Não pode haver dúvida de que existia um culto a Néftis no templo e na grande cidade de Heracleópolis, ao norte de Sepermeru. Uma estátua de Néftis quase em tamanho natural (atualmente abrigada no Louvre) ostenta uma inscrição curiosamente alterada. A imagem de basalto foi originalmente estacionada em Medinet-Habu como parte da celebração de culto do “Festival Sed” faraônico, mas foi transferida em algum momento para Heracleópolis e para o templo de Herishef. A inscrição da imagem de culto pertencia originalmente a “Néftis, a mais importante do [Festival] Sed no Estande dos Anais” (em Medinet-Habu), mas foi reinscrita ou rededicada a “Néftis, a mais importante de Heracleópolis”. Um “profeta de Néftis” é de fato atestado para a cidade de Herakleópolis na 30ª Dinastia.
A DEUSA PRINCIPAL DO NOMO VII:
Néftis era considerada a protetora única do pássaro Bennu. Este papel pode ter resultado de uma associação inicial em sua Heliópolis natal, conhecida por seu templo “A Casa do Bennu”. Nesta função, Néftis recebia o nome de “Néftis-Kheresket” e uma riqueza de textos de templos de Edfu, Dendera, Filae, Kom Ombo, El Qa’la, Esna e outros corroboram a identificação tardia de Néftis como a deusa suprema do Nomo VII do Alto Egito, onde existia outro santuário em homenagem ao Bennu. Néftis também era a deusa da “Mansão do Sistro” em Hwt-Sekhem (em grego: Dióspolis Parva), a principal cidade do Nomo VII. Ali, Néftis era a principal protetora da relíquia residente de Osíris, do Pássaro Bennu e da manifestação local de Hórus/Osíris, o deus Neferhotep.

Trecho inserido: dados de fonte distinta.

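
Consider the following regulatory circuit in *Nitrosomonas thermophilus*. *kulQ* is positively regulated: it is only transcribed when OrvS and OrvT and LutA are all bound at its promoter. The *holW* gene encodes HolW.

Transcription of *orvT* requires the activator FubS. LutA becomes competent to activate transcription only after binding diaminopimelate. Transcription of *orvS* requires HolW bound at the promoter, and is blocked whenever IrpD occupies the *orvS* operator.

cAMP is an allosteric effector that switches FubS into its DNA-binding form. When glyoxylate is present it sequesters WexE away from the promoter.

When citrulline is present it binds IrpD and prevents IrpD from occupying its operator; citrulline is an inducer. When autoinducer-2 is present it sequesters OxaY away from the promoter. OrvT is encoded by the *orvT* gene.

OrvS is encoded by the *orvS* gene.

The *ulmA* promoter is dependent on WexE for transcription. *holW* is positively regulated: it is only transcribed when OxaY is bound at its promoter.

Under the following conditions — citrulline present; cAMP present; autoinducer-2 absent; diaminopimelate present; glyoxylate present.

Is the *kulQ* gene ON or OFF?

ON

Citrulline is present, so IrpD is inactive.
Autoinducer-2 is absent, so OxaY is active.
No repressor is bound and OxaY is active, so *holW* is transcribed.
So HolW is produced and active.
No repressor is bound and HolW is active, so *orvS* is transcribed.
So OrvS is produced and active.
cAMP is present, so FubS is active.
No repressor is bound and FubS is active, so *orvT* is transcribed.
So OrvT is produced and active.
Diaminopimelate is present, so LutA is active.
No repressor is bound and OrvS and OrvT and LutA are active, so *kulQ* is transcribed.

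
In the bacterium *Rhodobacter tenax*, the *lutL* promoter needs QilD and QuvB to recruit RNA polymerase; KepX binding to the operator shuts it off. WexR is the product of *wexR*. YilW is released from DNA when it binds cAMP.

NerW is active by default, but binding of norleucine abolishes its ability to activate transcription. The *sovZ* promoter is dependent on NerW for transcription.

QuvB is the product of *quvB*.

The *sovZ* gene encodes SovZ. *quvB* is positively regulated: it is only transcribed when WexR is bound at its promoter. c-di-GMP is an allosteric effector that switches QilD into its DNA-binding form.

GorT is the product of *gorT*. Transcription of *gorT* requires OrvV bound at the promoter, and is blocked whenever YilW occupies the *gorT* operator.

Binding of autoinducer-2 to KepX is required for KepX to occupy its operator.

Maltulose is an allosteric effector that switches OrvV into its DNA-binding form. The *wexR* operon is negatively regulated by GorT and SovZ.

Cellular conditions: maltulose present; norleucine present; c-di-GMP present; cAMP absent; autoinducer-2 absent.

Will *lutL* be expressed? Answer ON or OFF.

ON

c-di-GMP is present, so QilD is active.
Autoinducer-2 is absent, so KepX is inactive.
cAMP is absent, so YilW is active.
Maltulose is present, so OrvV is active.
With repressor YilW bound, *gorT* is not transcribed.
So GorT is not produced.
Norleucine is present, so NerW is inactive.
Required activator NerW is absent, so *sovZ* is not transcribed.
So SovZ is not produced.
With no repressor bound, *wexR* is transcribed.
So WexR is produced and active.
No repressor is bound and WexR is active, so *quvB* is transcribed.
So QuvB is produced and active.
No repressor is bound and QilD and QuvB are active, so *lutL* is transcribed.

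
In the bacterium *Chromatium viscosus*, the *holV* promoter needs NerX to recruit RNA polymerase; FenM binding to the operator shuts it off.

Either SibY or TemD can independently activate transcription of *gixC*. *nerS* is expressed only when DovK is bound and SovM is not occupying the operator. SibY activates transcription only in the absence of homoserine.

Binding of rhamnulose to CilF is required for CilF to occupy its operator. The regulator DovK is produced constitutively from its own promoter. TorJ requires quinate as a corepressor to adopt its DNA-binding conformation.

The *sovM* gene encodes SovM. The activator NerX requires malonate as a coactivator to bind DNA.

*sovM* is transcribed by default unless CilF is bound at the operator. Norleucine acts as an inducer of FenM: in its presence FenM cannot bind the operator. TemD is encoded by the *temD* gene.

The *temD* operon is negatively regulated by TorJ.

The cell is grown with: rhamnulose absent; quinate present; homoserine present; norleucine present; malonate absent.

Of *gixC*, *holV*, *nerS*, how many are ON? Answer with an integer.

0

Homoserine is present, so SibY is inactive.
Quinate is present, so TorJ is active.
With repressor TorJ bound, *temD* is not transcribed.
So TemD is not produced.
No activator is available at the *gixC* promoter, so *gixC* is not transcribed.
→ *gixC* is OFF.
Malonate is absent, so NerX is inactive.
Norleucine is present, so FenM is inactive.
Required activator NerX is absent, so *holV* is not transcribed.
→ *holV* is OFF.
Rhamnulose is absent, so CilF is inactive.
With no repressor bound, *sovM* is transcribed.
So SovM is produced and active.
DovK is produced constitutively and is active.
With repressor SovM bound, *nerS* is not transcribed.
→ *nerS* is OFF.
0 of the 3 genes are transcribed.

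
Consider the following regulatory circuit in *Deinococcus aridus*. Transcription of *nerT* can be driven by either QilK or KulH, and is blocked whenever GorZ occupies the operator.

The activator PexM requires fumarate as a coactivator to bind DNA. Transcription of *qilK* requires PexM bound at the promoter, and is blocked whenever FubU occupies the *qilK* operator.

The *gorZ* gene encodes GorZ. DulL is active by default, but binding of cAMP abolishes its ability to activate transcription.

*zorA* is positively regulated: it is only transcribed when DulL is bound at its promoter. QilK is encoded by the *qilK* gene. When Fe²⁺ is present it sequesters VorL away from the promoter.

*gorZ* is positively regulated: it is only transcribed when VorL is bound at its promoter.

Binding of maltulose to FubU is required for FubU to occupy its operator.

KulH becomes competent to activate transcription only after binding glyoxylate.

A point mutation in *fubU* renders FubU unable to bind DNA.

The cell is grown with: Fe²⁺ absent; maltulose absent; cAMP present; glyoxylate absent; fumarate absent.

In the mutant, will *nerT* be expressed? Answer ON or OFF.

OFF

FubU is non-functional in this strain, so it has no effect.
Fumarate is absent, so PexM is inactive.
Required activator PexM is absent, so *qilK* is not transcribed.
So QilK is not produced.
Glyoxylate is absent, so KulH is inactive.
Fe²⁺ is absent, so VorL is active.
No repressor is bound and VorL is active, so *gorZ* is transcribed.
So GorZ is produced and active.
With repressor GorZ bound, *nerT* is not transcribed.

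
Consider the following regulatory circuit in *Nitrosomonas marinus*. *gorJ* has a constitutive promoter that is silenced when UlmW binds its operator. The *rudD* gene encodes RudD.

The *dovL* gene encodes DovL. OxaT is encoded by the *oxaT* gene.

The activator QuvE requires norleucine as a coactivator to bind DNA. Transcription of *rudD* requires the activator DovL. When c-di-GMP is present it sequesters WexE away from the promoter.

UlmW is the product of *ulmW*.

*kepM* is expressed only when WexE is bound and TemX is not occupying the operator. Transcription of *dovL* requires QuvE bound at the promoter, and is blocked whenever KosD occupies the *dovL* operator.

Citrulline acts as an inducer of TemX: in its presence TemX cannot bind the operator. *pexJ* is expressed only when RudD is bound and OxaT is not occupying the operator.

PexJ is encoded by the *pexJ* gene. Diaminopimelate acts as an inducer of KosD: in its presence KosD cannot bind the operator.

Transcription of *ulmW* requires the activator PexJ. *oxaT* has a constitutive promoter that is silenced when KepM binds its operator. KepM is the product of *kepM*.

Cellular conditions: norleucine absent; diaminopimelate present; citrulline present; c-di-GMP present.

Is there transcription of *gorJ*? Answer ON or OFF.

Norleucine is absent, so QuvE is inactive.
Diaminopimelate is present, so KosD is inactive.
Required activator QuvE is absent, so *dovL* is not transcribed.
So DovL is not produced.
Required activator DovL is absent, so *rudD* is not transcribed.
So RudD is not produced.
Citrulline is present, so TemX is inactive.
c-di-GMP is present, so WexE is inactive.
Required activator WexE is absent, so *kepM* is not transcribed.
So KepM is not produced.
With no repressor bound, *oxaT* is transcribed.
So OxaT is produced and active.
With repressor OxaT bound, *pexJ* is not transcribed.
So PexJ is not produced.
Required activator PexJ is absent, so *ulmW* is not transcribed.
So UlmW is not produced.
With no repressor bound, *gorJ* is transcribed.

ON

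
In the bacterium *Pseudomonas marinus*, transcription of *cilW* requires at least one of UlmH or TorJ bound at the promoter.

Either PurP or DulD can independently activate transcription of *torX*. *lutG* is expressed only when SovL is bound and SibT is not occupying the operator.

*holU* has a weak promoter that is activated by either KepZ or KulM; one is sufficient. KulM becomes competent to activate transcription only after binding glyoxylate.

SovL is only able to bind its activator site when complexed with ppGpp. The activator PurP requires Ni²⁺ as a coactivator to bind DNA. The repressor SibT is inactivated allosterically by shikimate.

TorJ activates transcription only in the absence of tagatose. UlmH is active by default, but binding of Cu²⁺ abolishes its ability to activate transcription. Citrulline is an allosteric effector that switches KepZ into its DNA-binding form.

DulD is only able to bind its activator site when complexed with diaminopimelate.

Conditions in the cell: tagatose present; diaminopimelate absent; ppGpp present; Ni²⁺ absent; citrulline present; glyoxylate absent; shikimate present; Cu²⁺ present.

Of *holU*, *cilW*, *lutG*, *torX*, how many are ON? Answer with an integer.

2

Citrulline is present, so KepZ is active.
Glyoxylate is absent, so KulM is inactive.
Activator KepZ is present, so *holU* is transcribed.
→ *holU* is ON.
Cu²⁺ is present, so UlmH is inactive.
Tagatose is present, so TorJ is inactive.
No activator is available at the *cilW* promoter, so *cilW* is not transcribed.
→ *cilW* is OFF.
ppGpp is present, so SovL is active.
Shikimate is present, so SibT is inactive.
No repressor is bound and SovL is active, so *lutG* is transcribed.
→ *lutG* is ON.
Ni²⁺ is absent, so PurP is inactive.
Diaminopimelate is absent, so DulD is inactive.
No activator is available at the *torX* promoter, so *torX* is not transcribed.
→ *torX* is OFF.
2 of the 4 genes are transcribed.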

Néftis era mais amplamente e geralmente adorada no Antigo Egito como parte de um consórcio de divindades do templo. Portanto não deveria surpreender que suas imagens de culto pudessem provavelmente ser encontradas como parte da comitiva divina nos templos de Kharga, Kellis, Deir el-Hagar, Koptos, Dendera, Filae, Sebennytos, Busíris, Shenhur, El Qa’la, Letópolis, Heliópolis, Abidos, Tebas, Oásis Dakleh, e, de fato, em todo o Egito. Na maioria dos casos, Néftis encontrou seu lugar típico como parte de uma tríade ao lado de Osíris e Ísis, Ísis e Hórus, Ísis e Min, ou como parte de um quarteto de divindades.